What is the Gardoš (Millennium) Tower?

The one structure everyone climbs to is the Gardoš Tower, on Gardoš Hill above the old town. It goes by several names — the Millennium Tower, and locally the Sibinjanin Janko Tower (after the folk-epic name for the Hungarian general John Hunyadi). It was built in 1896 to mark a thousand years of Hungarian settlement in the Pannonian plain, one of a set of millennial monuments raised across the Kingdom of Hungary that year, and it remains Zemun's signature landmark — as much for the sweeping view over the Danube, the rooftops of the old town and across to Belgrade as for the building itself. The climb up Gardoš Hill through the old streets is half the point; the tower simply crowns it.

What are the opening hours and entry fee?

Here honesty matters more than tidiness. The tower's opening hours are reported inconsistently across sources as of 2026, and there is no authoritative municipal or museum site giving current official times. Local Serbian-language blogs list 10:00–19:00 in summer; the travel platform Trip.com gives 10:00–16:00; a live Waze feed shows 10:00–18:00, Tuesday to Sunday. The safe approach is to treat 10:00–16:00 as a minimum baseline, expect that summer hours likely run later — to somewhere around 18:00 or 19:00 — and verify on the day, either from the sign posted at the tower or at a local tourist office. Do not plan a tight schedule around any single set of times.

There is a small entrance fee. Scattered sources suggest it is modest, with children paying less, but no current official price schedule has surfaced and the exact 2026 figure is not yet announced. Budget for a small local entry fee rather than a fixed sum, and treat any figure you find online in advance as indicative only.

How do you spend time in Zemun?

Zemun rewards an unhurried half-day or an evening.

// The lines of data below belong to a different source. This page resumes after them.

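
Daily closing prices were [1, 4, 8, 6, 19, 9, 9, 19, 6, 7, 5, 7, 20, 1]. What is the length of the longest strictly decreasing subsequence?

Negate each value so 'decreasing' becomes 'increasing', then run patience tails on the negated sequence:
-1 → extends → [-1]
-4 → replaces -1 → [-4]
-8 → replaces -4 → [-8]
-6 → extends → [-8, -6]
-19 → replaces -8 → [-19, -6]
-9 → replaces -6 → [-19, -9]
-9 → already a tail → [-19, -9]
-19 → already a tail → [-19, -9]
-6 → extends → [-19, -9, -6]
-7 → replaces -6 → [-19, -9, -7]
-5 → extends → [-19, -9, -7, -5]
-7 → already a tail → [-19, -9, -7, -5]
-20 → replaces -19 → [-20, -9, -7, -5]
-1 → extends → [-20, -9, -7, -5, -1]
Five tails, so the longest strictly decreasing subsequence of the original has length 5.

5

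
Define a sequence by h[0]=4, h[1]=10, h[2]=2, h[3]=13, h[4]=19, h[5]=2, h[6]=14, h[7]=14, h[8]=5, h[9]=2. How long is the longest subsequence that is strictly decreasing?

4

Negate each value so 'decreasing' becomes 'increasing', then run patience tails on the negated sequence:
-4 → extends → [-4]
-10 → replaces -4 → [-10]
-2 → extends → [-10, -2]
-13 → replaces -10 → [-13, -2]
-19 → replaces -13 → [-19, -2]
-2 → already a tail → [-19, -2]
-14 → replaces -2 → [-19, -14]
-14 → already a tail → [-19, -14]
-5 → extends → [-19, -14, -5]
-2 → extends → [-19, -14, -5, -2]
Four tails, so the longest strictly decreasing subsequence of the original has length 4.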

The pleasure is mostly in the walking: the preserved old-town streets with their low Habsburg-era houses and modest churches, the climb up to Gardoš for the view, and then the Danube quay. The riverside promenade — the Kej, lined with moored boats and willows — is the social heart of the district, and it is known above all for its fish restaurants, the conventional way to end an afternoon or evening here over a plate of river fish and a view of the water. The whole district keeps a smaller-town rhythm that feels distinct from the centre, despite being a short distance from it: this is somewhere to linger and wander into rather than to tick off.

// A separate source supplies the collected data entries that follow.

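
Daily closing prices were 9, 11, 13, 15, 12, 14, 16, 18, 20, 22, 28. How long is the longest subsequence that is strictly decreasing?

2

Let dp[i] be the longest strictly decreasing subsequence ending at i:
i:      1  2  3  4  5  6  7  8  9 10 11
a[i]:   9 11 13 15 12 14 16 18 20 22 28
dp:     1  1  1  1  2  2  1  1  1  1  1
Maximum is 2.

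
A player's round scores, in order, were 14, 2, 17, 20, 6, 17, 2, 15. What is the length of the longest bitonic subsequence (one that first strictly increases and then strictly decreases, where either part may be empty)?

5

inc[i] = longest strictly increasing subsequence ending at i; dec[i] = longest strictly decreasing subsequence starting at i:
i:      1  2  3  4  5  6  7  8
a[i]:  14  2 17 20  6 17  2 15
inc:    1  1  2  3  2  3  1  3
dec:    3  1  3  3  2  2  1  1
Best peak at i=4 (value 20): inc=3, dec=3, length 3+3−1 = 5.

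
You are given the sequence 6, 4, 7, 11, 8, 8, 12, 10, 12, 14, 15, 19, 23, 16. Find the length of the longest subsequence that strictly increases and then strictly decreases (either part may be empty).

10

inc[i] = longest strictly increasing subsequence ending at i; dec[i] = longest strictly decreasing subsequence starting at i:
i:      1  2  3  4  5  6  7  8  9 10 11 12 13 14
a[i]:   6  4  7 11  8  8 12 10 12 14 15 19 23 16
inc:    1  1  2  3  3  3  4  4  5  6  7  8  9  8
dec:    2  1  1  2  1  1  2  1  1  1  1  2  2  1
Best peak at i=13 (value 23): inc=9, dec=2, length 9+2−1 = 10.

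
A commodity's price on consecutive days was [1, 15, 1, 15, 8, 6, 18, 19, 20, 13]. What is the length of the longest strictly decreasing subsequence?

3

Negate each value so 'decreasing' becomes 'increasing', then run patience tails on the negated sequence:
-1 → extends → [-1]
-15 → replaces -1 → [-15]
-1 → extends → [-15, -1]
-15 → already a tail → [-15, -1]
-8 → replaces -1 → [-15, -8]
-6 → extends → [-15, -8, -6]
-18 → replaces -15 → [-18, -8, -6]
-19 → replaces -18 → [-19, -8, -6]
-20 → replaces -19 → [-20, -8, -6]
-13 → replaces -8 → [-20, -13, -6]
Three tails, so the longest strictly decreasing subsequence of the original has length 3.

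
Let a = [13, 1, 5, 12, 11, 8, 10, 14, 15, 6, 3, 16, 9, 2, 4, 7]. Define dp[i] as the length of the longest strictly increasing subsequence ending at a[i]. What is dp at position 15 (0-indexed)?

dp[i] = 1 + max{dp[j] : j<i, a[j]<a[i]} (or 1 if no such j):
i:      0  1  2  3  4  5  6  7  8  9 10 11 12 13 14 15
a[i]:  13  1  5 12 11  8 10 14 15  6  3 16  9  2  4  7
dp:     1  1  2  3  3  3  4  5  6  3  2  7  4  2  3  4
At index 15 the value is 4.

4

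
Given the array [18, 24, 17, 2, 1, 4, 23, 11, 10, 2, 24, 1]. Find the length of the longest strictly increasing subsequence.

Track the smallest tail for each achievable length (strict):
18 → extends → [18]
24 → extends → [18, 24]
17 → replaces 18 → [17, 24]
2 → replaces 17 → [2, 24]
1 → replaces 2 → [1, 24]
4 → replaces 24 → [1, 4]
23 → extends → [1, 4, 23]
11 → replaces 23 → [1, 4, 11]
10 → replaces 11 → [1, 4, 10]
2 → replaces 4 → [1, 2, 10]
24 → extends → [1, 2, 10, 24]
1 → already a tail → [1, 2, 10, 24]
Four tails, so the longest strictly increasing subsequence has length 4 (e.g. 2, 4, 23, 24).

4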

A natural circuit ties it together — arrive at the old town, thread up through its streets to climb Gardoš for the panorama, then come back down to the quay for a long meal by the river. None of it needs to be rushed, and there is no fixed sequence to follow.

How do you get to Zemun?

Zemun lies northwest of central Belgrade, upriver along the Danube, and is comfortably reachable within the city by bus. Getting there is straightforward, and since 1 January 2025 public transport in Belgrade has been free, so the journey carries no fare. For route and mode detail, the getting around Belgrade page covers the practicalities; the short version is that Zemun costs nothing to reach and works as an easy half-day from the centre.

What's still unknown

It is worth being plain about the gaps. The Gardoš Tower's hours are genuinely unsettled — different sources give different windows, and none of them is an official municipal source — so the only reliable answer is to check on the day. The entry fee is reported as small but has no confirmed 2026 price. These are the kinds of details that change quietly and are not always corrected online, which is exactly why it is better to arrive expecting to confirm them in person than to trust a single figure found in advance. None of this should put you off; it simply means treating Zemun as a place to wander into rather than a timetable to execute.